Aunque estoy convencido de que una fracción ∈ de seres humanos es estúpida, y de que lo es por designio de la Providencia, no soy un reaccionario que pretende introducir de nuevo furtivamente discriminaciones de clase o de raza. Creo firmemente que la estupidez es una prerrogativa indiscriminada de todos y de cualquier grupo humano y que tal prerrogativa está uniformemente distribuida según una proporción constante. Este hecho está expresado científicamente en la Segunda Ley Fundamental, que dice que: La probabilidad de que una persona determinada sea estúpida es independiente de cualquier otra característica de la misma persona.

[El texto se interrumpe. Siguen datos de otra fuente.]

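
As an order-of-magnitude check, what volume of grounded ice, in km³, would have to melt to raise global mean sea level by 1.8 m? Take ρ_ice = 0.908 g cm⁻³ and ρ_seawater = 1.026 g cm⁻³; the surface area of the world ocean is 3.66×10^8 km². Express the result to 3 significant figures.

≈ 7.44×10^5 km³

Required water volume = Δh × A = 1.8 m × 3.66×10^14 m² = 6.588×10^14 m³ = 6.588×10^5 km³.
Ice volume = water volume × ρ_w/ρ_ice = 6.588×10^5 × 1026/908 = 7.44×10^5 km³.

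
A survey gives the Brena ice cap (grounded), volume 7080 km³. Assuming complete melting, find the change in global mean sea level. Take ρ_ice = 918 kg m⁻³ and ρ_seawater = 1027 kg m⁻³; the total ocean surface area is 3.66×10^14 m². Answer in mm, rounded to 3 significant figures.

Brena: 7080 km³ × (918/1027) = 6329 km³ of water.
Spread over 3.66×10^14 m² of ocean, Δh = 6.329×10^12 / 3.66×10^14 = 0.0173 m = 17.3 mm.

≈ 17.3 mm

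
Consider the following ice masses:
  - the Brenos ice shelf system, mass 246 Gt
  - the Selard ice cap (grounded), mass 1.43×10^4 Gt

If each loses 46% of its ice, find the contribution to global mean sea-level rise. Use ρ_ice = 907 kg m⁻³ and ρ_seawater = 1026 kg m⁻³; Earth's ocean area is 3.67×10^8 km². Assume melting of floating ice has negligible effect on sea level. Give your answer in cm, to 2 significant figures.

The Brenos ice shelf system is floating and already displaces its own weight of water, so its melt adds essentially nothing to sea level.
Selard: 0.46 × 1.43×10^4 Gt = 6.578×10^15 kg; dividing by ρ_w = 1026 kg m⁻³ gives 6.411×10^12 m³ of water.
Total added water ≈ 6.411×10^12 m³ over 3.67×10^14 m² → Δh = 0.0175 m = 1.7 cm.

≈ 1.7 cm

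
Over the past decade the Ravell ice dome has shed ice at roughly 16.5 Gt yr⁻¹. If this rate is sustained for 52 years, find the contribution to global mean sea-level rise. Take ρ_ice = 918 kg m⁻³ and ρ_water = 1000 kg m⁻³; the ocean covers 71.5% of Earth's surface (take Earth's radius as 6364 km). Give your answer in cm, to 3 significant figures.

Total mass lost = 16.5 Gt/yr × 52 yr = 858.0 Gt = 8.580×10^14 kg.
ρ_w = 1000 kg m⁻³, so water volume = 8.580×10^14 / 1000 = 8.580×10^11 m³.
Δh = 8.580×10^11 / 3.64×10^14 = 2.36×10^-3 m = 0.236 cm.

≈ 0.236 cm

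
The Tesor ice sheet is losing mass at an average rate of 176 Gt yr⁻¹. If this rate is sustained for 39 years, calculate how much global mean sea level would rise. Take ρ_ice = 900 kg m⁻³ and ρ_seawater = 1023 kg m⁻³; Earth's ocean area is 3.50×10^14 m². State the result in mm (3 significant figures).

Total mass lost = 176 Gt/yr × 39 yr = 6864 Gt = 6.864×10^15 kg.
ρ_w = 1023 kg m⁻³, so water volume = 6.864×10^15 / 1023 = 6.710×10^12 m³.
Δh = 6.710×10^12 / 3.50×10^14 = 0.0192 m = 19.2 mm.

≈ 19.2 mm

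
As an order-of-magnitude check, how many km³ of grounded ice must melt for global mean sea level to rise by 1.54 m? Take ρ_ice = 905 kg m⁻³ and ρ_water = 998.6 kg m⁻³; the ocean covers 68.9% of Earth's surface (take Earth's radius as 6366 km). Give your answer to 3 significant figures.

≈ 5.96×10^5 km³

Required water volume = Δh × A = 1.54 m × 3.51×10^14 m² = 5.404×10^14 m³ = 5.404×10^5 km³.
Ice volume = water volume × ρ_w/ρ_ice = 5.404×10^5 × 998.6/905 = 5.96×10^5 km³.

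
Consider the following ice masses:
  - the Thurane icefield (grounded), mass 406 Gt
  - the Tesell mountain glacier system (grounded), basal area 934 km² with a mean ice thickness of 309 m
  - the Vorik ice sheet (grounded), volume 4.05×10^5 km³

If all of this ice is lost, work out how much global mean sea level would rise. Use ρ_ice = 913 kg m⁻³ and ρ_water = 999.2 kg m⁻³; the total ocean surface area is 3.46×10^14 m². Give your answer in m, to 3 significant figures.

≈ 1.07 m

Thurane: 406 Gt = 4.060×10^14 kg; dividing by ρ_w = 999.2 kg m⁻³ gives 4.063×10^11 m³ of water.
Tesell: ice volume = 934 km² × 309 m = 288.6 km³; 288.6 × (913/999.2) = 263.7 km³ of water.
Vorik: 4.05×10^5 km³ × (913/999.2) = 3.701×10^5 km³ of water.
Total added water ≈ 3.707×10^14 m³ over 3.46×10^14 m² → Δh = 1.07 m.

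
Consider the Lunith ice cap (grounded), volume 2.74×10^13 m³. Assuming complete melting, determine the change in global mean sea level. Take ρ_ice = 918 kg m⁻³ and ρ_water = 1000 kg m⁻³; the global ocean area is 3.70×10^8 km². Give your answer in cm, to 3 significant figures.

Lunith: 2.74×10^13 m³ × (918/1000) = 2.515×10^13 m³ of water.
Spread over 3.70×10^14 m² of ocean, Δh = 2.515×10^13 / 3.70×10^14 = 0.0680 m = 6.80 cm.

≈ 6.80 cm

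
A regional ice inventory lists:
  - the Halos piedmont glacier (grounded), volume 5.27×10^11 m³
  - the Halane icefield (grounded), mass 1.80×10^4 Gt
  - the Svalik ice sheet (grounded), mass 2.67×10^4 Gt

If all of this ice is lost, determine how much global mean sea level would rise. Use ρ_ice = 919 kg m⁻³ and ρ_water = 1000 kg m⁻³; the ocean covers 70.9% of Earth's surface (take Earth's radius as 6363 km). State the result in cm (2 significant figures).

≈ 13 cm

Halos: 5.27×10^11 m³ × (919/1000) = 4.843×10^11 m³ of water.
Halane: 1.80×10^4 Gt = 1.800×10^16 kg; dividing by ρ_w = 1000 kg m⁻³ gives 1.800×10^13 m³ of water.
Svalik: 2.67×10^4 Gt = 2.670×10^16 kg; dividing by ρ_w = 1000 kg m⁻³ gives 2.670×10^13 m³ of water.
Total added water ≈ 4.518×10^13 m³ over 3.61×10^14 m² → Δh = 0.125 m = 13 cm.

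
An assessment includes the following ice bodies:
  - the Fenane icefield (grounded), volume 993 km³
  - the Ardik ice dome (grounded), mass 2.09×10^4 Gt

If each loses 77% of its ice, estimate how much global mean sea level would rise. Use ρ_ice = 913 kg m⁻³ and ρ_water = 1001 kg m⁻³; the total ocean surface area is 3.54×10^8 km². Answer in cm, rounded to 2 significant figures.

Fenane: 0.77 × 993 km³ × (913/1001) = 697.4 km³ of water.
Ardik: 0.77 × 2.09×10^4 Gt = 1.609×10^16 kg; dividing by ρ_w = 1001 kg m⁻³ gives 1.608×10^13 m³ of water.
Total added water ≈ 1.677×10^13 m³ over 3.54×10^14 m² → Δh = 0.0474 m = 4.7 cm.

≈ 4.7 cm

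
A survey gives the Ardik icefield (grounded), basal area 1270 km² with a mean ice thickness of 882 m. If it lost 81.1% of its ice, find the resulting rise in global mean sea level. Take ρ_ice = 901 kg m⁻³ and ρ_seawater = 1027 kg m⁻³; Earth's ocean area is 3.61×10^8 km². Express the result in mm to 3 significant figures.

Ardik: ice volume = 1270 km² × 882 m = 1120 km³; 0.811 × 1120 × (901/1027) = 797.0 km³ of water.
Spread over 3.61×10^14 m² of ocean, Δh = 7.970×10^11 / 3.61×10^14 = 2.21×10^-3 m = 2.21 mm.

≈ 2.21 mm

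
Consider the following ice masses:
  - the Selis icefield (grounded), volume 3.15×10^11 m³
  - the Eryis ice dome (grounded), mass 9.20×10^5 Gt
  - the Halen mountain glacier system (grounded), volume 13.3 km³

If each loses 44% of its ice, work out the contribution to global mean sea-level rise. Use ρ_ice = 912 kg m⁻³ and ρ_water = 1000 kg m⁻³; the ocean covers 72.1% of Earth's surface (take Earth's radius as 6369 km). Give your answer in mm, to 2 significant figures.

≈ 1100 mm

Selis: 0.44 × 3.15×10^11 m³ × (912/1000) = 1.264×10^11 m³ of water.
Eryis: 0.44 × 9.20×10^5 Gt = 4.048×10^17 kg; dividing by ρ_w = 1000 kg m⁻³ gives 4.048×10^14 m³ of water.
Halen: 0.44 × 13.3 km³ × (912/1000) = 5.337 km³ of water.
Total added water ≈ 4.049×10^14 m³ over 3.68×10^14 m² → Δh = 1.10 m = 1100 mm.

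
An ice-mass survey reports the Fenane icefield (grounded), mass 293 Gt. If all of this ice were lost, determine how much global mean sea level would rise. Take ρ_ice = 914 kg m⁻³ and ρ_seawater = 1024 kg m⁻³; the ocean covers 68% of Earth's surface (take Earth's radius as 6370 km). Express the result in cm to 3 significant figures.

Fenane: 293 Gt = 2.930×10^14 kg; dividing by ρ_w = 1024 kg m⁻³ gives 2.861×10^11 m³ of water.
Spread over 3.47×10^14 m² of ocean, Δh = 2.861×10^11 / 3.47×10^14 = 8.25×10^-4 m = 0.0825 cm.

≈ 0.0825 cm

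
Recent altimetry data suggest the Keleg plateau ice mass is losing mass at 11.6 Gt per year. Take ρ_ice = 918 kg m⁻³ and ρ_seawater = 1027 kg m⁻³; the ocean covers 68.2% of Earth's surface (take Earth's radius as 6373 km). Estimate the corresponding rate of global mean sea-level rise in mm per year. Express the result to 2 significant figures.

ρ_w = 1027 kg m⁻³. Annual water volume added = 11.6 Gt / ρ_w = 1.160×10^13 kg / 1027 kg m⁻³ = 1.130×10^10 m³.
Δh per year = 1.130×10^10 / 3.48×10^14 = 3.24×10^-5 m = 0.032 mm.

≈ 0.032 mm/yr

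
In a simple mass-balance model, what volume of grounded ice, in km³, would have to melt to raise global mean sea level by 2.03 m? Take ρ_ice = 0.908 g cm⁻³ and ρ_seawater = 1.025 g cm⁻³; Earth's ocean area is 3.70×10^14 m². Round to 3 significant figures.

≈ 8.48×10^5 km³

Required water volume = Δh × A = 2.03 m × 3.70×10^14 m² = 7.511×10^14 m³ = 7.511×10^5 km³.
Ice volume = water volume × ρ_w/ρ_ice = 7.511×10^5 × 1025/908 = 8.48×10^5 km³.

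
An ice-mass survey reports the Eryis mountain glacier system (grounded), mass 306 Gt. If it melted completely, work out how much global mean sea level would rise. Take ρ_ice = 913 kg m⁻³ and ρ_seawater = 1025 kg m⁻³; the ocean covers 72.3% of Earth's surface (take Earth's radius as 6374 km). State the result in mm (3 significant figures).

Eryis: 306 Gt = 3.060×10^14 kg; dividing by ρ_w = 1025 kg m⁻³ gives 2.985×10^11 m³ of water.
Spread over 3.69×10^14 m² of ocean, Δh = 2.985×10^11 / 3.69×10^14 = 8.09×10^-4 m = 0.809 mm.

≈ 0.809 mm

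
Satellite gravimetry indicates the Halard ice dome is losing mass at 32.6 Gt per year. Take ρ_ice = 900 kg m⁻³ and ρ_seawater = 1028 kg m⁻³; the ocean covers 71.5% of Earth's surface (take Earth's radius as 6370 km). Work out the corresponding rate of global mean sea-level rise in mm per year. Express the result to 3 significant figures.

ρ_w = 1028 kg m⁻³. Annual water volume added = 32.6 Gt / ρ_w = 3.260×10^13 kg / 1028 kg m⁻³ = 3.171×10^10 m³.
Δh per year = 3.171×10^10 / 3.65×10^14 = 8.70×10^-5 m = 0.0870 mm.

≈ 0.0870 mm/yr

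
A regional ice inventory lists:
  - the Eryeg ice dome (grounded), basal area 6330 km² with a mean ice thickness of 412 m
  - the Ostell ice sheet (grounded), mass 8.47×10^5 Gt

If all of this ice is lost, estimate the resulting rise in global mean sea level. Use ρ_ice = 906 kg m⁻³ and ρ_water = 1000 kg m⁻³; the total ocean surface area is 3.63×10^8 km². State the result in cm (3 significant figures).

≈ 234 cm

Eryeg: ice volume = 6330 km² × 412 m = 2608 km³; 2608 × (906/1000) = 2363 km³ of water.
Ostell: 8.47×10^5 Gt = 8.470×10^17 kg; dividing by ρ_w = 1000 kg m⁻³ gives 8.470×10^14 m³ of water.
Total added water ≈ 8.494×10^14 m³ over 3.63×10^14 m² → Δh = 2.34 m = 234 cm.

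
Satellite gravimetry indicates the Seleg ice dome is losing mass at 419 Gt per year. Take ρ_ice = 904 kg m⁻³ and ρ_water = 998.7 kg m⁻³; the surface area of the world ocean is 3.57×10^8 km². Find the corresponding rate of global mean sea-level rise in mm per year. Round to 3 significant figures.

≈ 1.18 mm/yr

ρ_w = 998.7 kg m⁻³. Annual water volume added = 419 Gt / ρ_w = 4.190×10^14 kg / 998.7 kg m⁻³ = 4.195×10^11 m³.
Δh per year = 4.195×10^11 / 3.57×10^14 = 1.18×10^-3 m = 1.18 mm.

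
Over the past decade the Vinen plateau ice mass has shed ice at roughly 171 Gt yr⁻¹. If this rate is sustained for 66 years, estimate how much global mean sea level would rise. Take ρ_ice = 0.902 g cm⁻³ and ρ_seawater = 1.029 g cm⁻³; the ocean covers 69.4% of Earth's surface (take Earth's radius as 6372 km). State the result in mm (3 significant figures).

Total mass lost = 171 Gt/yr × 66 yr = 1.129×10^4 Gt = 1.129×10^16 kg.
ρ_w = 1.029 g cm⁻³ = 1029 kg m⁻³, so water volume = 1.129×10^16 / 1029 = 1.097×10^13 m³.
Δh = 1.097×10^13 / 3.54×10^14 = 0.0310 m = 31.0 mm.

≈ 31.0 mm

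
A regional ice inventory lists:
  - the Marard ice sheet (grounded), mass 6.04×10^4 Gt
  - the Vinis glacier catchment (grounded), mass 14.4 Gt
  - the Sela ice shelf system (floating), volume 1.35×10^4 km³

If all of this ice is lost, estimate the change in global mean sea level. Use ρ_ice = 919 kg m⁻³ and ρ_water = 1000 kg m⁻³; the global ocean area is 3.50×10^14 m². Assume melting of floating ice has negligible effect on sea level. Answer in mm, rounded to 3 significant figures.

Marard: 6.04×10^4 Gt = 6.040×10^16 kg; dividing by ρ_w = 1000 kg m⁻³ gives 6.040×10^13 m³ of water.
Vinis: 14.4 Gt = 1.440×10^13 kg; dividing by ρ_w = 1000 kg m⁻³ gives 1.440×10^10 m³ of water.
The Sela ice shelf system is floating and already displaces its own weight of water, so its melt adds essentially nothing to sea level.
Total added water ≈ 6.041×10^13 m³ over 3.50×10^14 m² → Δh = 0.173 m = 173 mm.

≈ 173 mm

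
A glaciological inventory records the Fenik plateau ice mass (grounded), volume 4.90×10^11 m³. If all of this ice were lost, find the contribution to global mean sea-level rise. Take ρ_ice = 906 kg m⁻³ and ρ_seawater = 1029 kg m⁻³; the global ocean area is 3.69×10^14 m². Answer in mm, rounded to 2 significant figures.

Fenik: 4.90×10^11 m³ × (906/1029) = 4.314×10^11 m³ of water.
Spread over 3.69×10^14 m² of ocean, Δh = 4.314×10^11 / 3.69×10^14 = 1.17×10^-3 m = 1.2 mm.

≈ 1.2 mm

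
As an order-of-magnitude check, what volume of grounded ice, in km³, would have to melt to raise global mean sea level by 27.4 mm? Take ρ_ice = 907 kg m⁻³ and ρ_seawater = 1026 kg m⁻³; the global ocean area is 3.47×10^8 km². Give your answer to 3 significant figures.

Required water volume = Δh × A = 0.0274 m × 3.47×10^14 m² = 9.508×10^12 m³ = 9508 km³.
Ice volume = water volume × ρ_w/ρ_ice = 9508 × 1026/907 = 1.08×10^4 km³.

≈ 1.08×10^4 km³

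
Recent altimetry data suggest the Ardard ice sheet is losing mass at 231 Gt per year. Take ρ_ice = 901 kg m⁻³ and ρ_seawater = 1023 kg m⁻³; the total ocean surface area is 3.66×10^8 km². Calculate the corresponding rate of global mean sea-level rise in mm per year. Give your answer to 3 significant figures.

ρ_w = 1023 kg m⁻³. Annual water volume added = 231 Gt / ρ_w = 2.310×10^14 kg / 1023 kg m⁻³ = 2.258×10^11 m³.
Δh per year = 2.258×10^11 / 3.66×10^14 = 6.17×10^-4 m = 0.617 mm.

≈ 0.617 mm/yr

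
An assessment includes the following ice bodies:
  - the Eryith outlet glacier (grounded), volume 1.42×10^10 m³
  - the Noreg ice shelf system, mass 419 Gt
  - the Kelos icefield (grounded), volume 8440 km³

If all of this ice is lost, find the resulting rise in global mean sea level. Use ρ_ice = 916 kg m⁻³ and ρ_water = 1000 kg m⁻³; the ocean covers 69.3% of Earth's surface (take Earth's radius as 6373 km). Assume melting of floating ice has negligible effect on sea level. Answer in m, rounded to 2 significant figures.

Eryith: 1.42×10^10 m³ × (916/1000) = 1.301×10^10 m³ of water.
The Noreg ice shelf system is floating and already displaces its own weight of water, so its melt adds essentially nothing to sea level.
Kelos: 8440 km³ × (916/1000) = 7731 km³ of water.
Total added water ≈ 7.744×10^12 m³ over 3.54×10^14 m² → Δh = 0.0219 m.

≈ 0.022 m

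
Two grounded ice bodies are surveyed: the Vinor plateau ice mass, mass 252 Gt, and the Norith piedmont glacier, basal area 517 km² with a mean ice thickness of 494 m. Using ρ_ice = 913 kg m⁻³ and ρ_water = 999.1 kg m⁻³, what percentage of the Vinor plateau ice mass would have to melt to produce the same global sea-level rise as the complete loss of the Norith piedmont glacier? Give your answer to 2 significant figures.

≈ 93 %

Equal sea-level rise means equal mass of meltwater, i.e. equal mass of ice lost.
Ice mass of Norith: 2.332×10^14 kg; ice mass of Vinor: 2.520×10^14 kg.
Fraction required = 2.332×10^14 / 2.520×10^14 = 0.925 → 93 %.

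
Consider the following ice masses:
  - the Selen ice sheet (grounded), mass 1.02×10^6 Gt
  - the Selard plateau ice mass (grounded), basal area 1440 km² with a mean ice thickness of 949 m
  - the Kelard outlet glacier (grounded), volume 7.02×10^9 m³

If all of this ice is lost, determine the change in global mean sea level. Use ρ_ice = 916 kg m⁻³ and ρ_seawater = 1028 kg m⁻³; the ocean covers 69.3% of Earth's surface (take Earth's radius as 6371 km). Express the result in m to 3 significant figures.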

A este propósito, la Naturaleza parece realmente haberse superado a sí misma. Es archisabido que la Naturaleza, de un modo más bien misterioso, actúa de tal manera que mantiene constante la frecuencia relativa de ciertos fenómenos naturales. Por ejemplo, tanto si los hombres se reproducen en el polo norte como en el ecuador; si las parejas que se unen son desarrolladas o subdesarrolladas; si son negras, rubias, blancas o amarillas, la proporción varón-mujer entre los recién nacidos es constante, con un ligero predominio de los varones. No sabemos de qué manera la Naturaleza obtiene este extraordinario resultado, pero sabemos que para obtenerlo debe operar con grandes números. El hecho extraordinario acerca de la frecuencia de la estupidez es que la Naturaleza consigue actuar de tal modo que esta frecuencia sea siempre y dondequiera igual a la probabilidad ∈, independientemente de la dimensión del grupo, y que se dé el mismo porcentaje de personas estúpidas, tanto si se someten a examen a grupos muy amplios como grupos reducidos. Ningún otro tipo de fenómenos objeto de observación ofrece una prueba tan singular del poder de la Naturaleza.
La prueba de que la educación y el ambiente social no tienen nada que ver con la probabilidad ∈ nos la han proporcionado una serie de experimentos llevados a cabo en muchas universidades del mundo. Podemos clasificar la población en cuatro grandes grupos: bedeles, empleados, estudiantes y cuerpo docente.
Cada vez que se analizó el grupo de bedeles se halló que una fracción ∈ eran estúpidos. Teniendo en cuenta que el valor de ∈ era más elevado de lo que se esperaba (Primera Ley), se juzgó, de entrada, pagando el tributo a las modas en curso, que era debido a la pobreza de las familias de las que generalmente proceden los bedeles y también a su escasa instrucción. Pero al analizar los grupos más elevados se encontró que el mismo porcentaje dominaba también entre los empleados y los estudiantes. Más impresionantes todavía fueron los resultados obtenidos entre el cuerpo docente. Tanto si se analizaba una universidad grande como una pequeña, un instituto famoso o uno desconocido, se encontró que la misma fracción ∈ de profesores estaba formada por estúpidos. Fue tal la sorpresa ante los resultados obtenidos que se resolvió extender las investigaciones a un grupo especialmente seleccionado, a una auténtica "élite", a los galardonados con el Premio Nobel. El resultado confirmó los poderes supremos de la Naturaleza: una fracción ∈ de los premios Nobel estaba constituida por estúpidos.
*Los autores del Antiguo Testamento eran conscientes de la existencia de la Primera Ley Fundamental, y la parafrasearon al afirmar que "stultorum infinitus est numerus", pero cometieron una exageración poética. El número de personas estúpidas no puede ser infinito porque el número de personas vivas es finito. [N. del A.]»
[El texto pertenece a la edición en español de Editorial Crítica, 2012, en traducción de Maria Pons. ISBN: 978-84-8432-907-7.]